Bahasa Malaysia and regional languages
Bahasa Malaysia, Bahasa Indonesia, and the closely related languages of the Malay Archipelago are reasonably well supported by commercial MT, but quality varies across formality, dialect, and domain. Research groups in Singapore and Malaysia have published Malay-English and Indonesian-Malay NMT systems based on transformer architectures and curated corpora. Specialist work covers Bengkulu Malay, Kelantanese dialect, and code-switching with English. Open-source models such as Meta's NLLB-200 and various community fine-tunes support a wider range of regional languages, though performance for Iban, Kadazan-Dusun, and Bajau remains limited.
Outlook
Large multilingual language models continue to narrow gaps between language pairs and to extend MT to under-resourced languages.
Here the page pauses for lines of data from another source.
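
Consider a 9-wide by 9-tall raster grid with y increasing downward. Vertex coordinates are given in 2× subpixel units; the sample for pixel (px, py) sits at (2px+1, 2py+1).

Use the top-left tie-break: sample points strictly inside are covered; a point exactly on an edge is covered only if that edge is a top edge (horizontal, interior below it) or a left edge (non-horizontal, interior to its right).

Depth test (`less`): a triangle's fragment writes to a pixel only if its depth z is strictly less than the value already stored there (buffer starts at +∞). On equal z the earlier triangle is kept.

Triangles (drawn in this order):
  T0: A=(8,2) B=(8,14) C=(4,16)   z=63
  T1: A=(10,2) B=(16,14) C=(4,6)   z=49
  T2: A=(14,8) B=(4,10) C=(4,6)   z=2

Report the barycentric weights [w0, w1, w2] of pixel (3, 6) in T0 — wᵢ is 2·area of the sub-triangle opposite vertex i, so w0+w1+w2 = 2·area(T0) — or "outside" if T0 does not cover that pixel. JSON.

T0:
  2·area = 48
  edge (8, 2)→(8, 14): d=(0,12) right/bottom  bias=-1
  edge (8, 14)→(4, 16): d=(-4,2) right/bottom  bias=-1
  edge (4, 16)→(8, 2): d=(4,-14) top-left  bias=+0
    (3,3)@(7, 7): e=[12,30,6] → #
    (4,3)@(9, 7): e=[-12,26,34] → ·
    (3,4)@(7, 9): e=[12,22,14] → #
    (4,4)@(9, 9): e=[-12,18,42] → ·
    (3,5)@(7, 11): e=[12,14,22] → #
    (4,5)@(9, 11): e=[-12,10,50] → ·
    (2,6)@(5, 13): e=[36,10,2] → #
    (4,6)@(9, 13): e=[-12,2,58] → ·
    (2,7)@(5, 15): e=[36,2,10] → #
    (3,7)@(7, 15): e=[12,-2,38] → ·
    (2,8)@(5, 17): e=[36,-6,18] → ·
  covered (6 px):
    · · · · · · · · ·
    · · · · · · · · ·
    · · · · · · · · ·
    · · · # · · · · ·
    · · · # · · · · ·
    · · · # · · · · ·
    · · # # · · · · ·
    · · # · · · · · ·
    · · · · · · · · ·
T1:
  2·area = 96
  edge (10, 2)→(16, 14): d=(6,12) right/bottom  bias=-1
  edge (16, 14)→(4, 6): d=(-12,-8) top-left  bias=+0
  edge (4, 6)→(10, 2): d=(6,-4) top-left  bias=+0
    (4,1)@(9, 3): e=[18,76,2] → #
    (5,1)@(11, 3): e=[-6,92,10] → ·
    (3,2)@(7, 5): e=[54,36,6] → #
    (5,2)@(11, 5): e=[6,68,22] → #
    (6,2)@(13, 5): e=[-18,84,30] → ·
    (3,3)@(7, 7): e=[66,12,18] → #
    (6,3)@(13, 7): e=[-6,60,42] → ·
    (3,4)@(7, 9): e=[78,-12,30] → ·
    (4,4)@(9, 9): e=[54,4,38] → #
    (6,4)@(13, 9): e=[6,36,54] → #
    (7,4)@(15, 9): e=[-18,52,62] → ·
    (4,5)@(9, 11): e=[66,-20,50] → ·
  covered (12 px):
    · · · · · · · · ·
    · · · · # · · · ·
    · · · # # # · · ·
    · · · # # # · · ·
    · · · · # # # · ·
    · · · · · · # · ·
    · · · · · · · # ·
    · · · · · · · · ·
    · · · · · · · · ·
T2:
  2·area = 40
  edge (14, 8)→(4, 10): d=(-10,2) right/bottom  bias=-1
  edge (4, 10)→(4, 6): d=(0,-4) top-left  bias=+0
  edge (4, 6)→(14, 8): d=(10,2) right/bottom  bias=-1
    (2,3)@(5, 7): e=[28,4,8] → #
    (3,3)@(7, 7): e=[24,12,4] → #
    (4,3)@(9, 7): e=[20,20,0] → ·  [on edge]
    (2,4)@(5, 9): e=[8,4,28] → #
    (4,4)@(9, 9): e=[0,20,20] → ·  [on edge]
    (2,5)@(5, 11): e=[-12,4,48] → ·
    (3,5)@(7, 11): e=[-16,12,44] → ·
  covered (4 px):
    · · · · · · · · ·
    · · · · · · · · ·
    · · · · · · · · ·
    · · # # · · · · ·
    · · # # · · · · ·
    · · · · · · · · ·
    · · · · · · · · ·
    · · · · · · · · ·
    · · · · · · · · ·

Result: [6,30,12]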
Document-level context, terminology control, post-editing automation, and tighter integration with retrieval and grounding are active research areas. As MT becomes a built-in capability of operating systems and productivity software, the distinction between dedicated MT systems and general-purpose AI assistants is expected to blur further.
References
- Vaswani, A. et al. (2017). Attention Is All You Need. NeurIPS.
- Papineni, K. et al. (2002). BLEU: a Method for Automatic Evaluation of Machine Translation. ACL.
- NLLB Team, Meta AI. (2022). No Language Left Behind: Scaling Human-Centered Machine Translation. arXiv:2207.04672.
- Koehn, P. (2020). Neural Machine Translation. Cambridge University Press.
- Dewan Bahasa dan Pustaka. (2024). Corpus Kebangsaan Annual Report. DBP.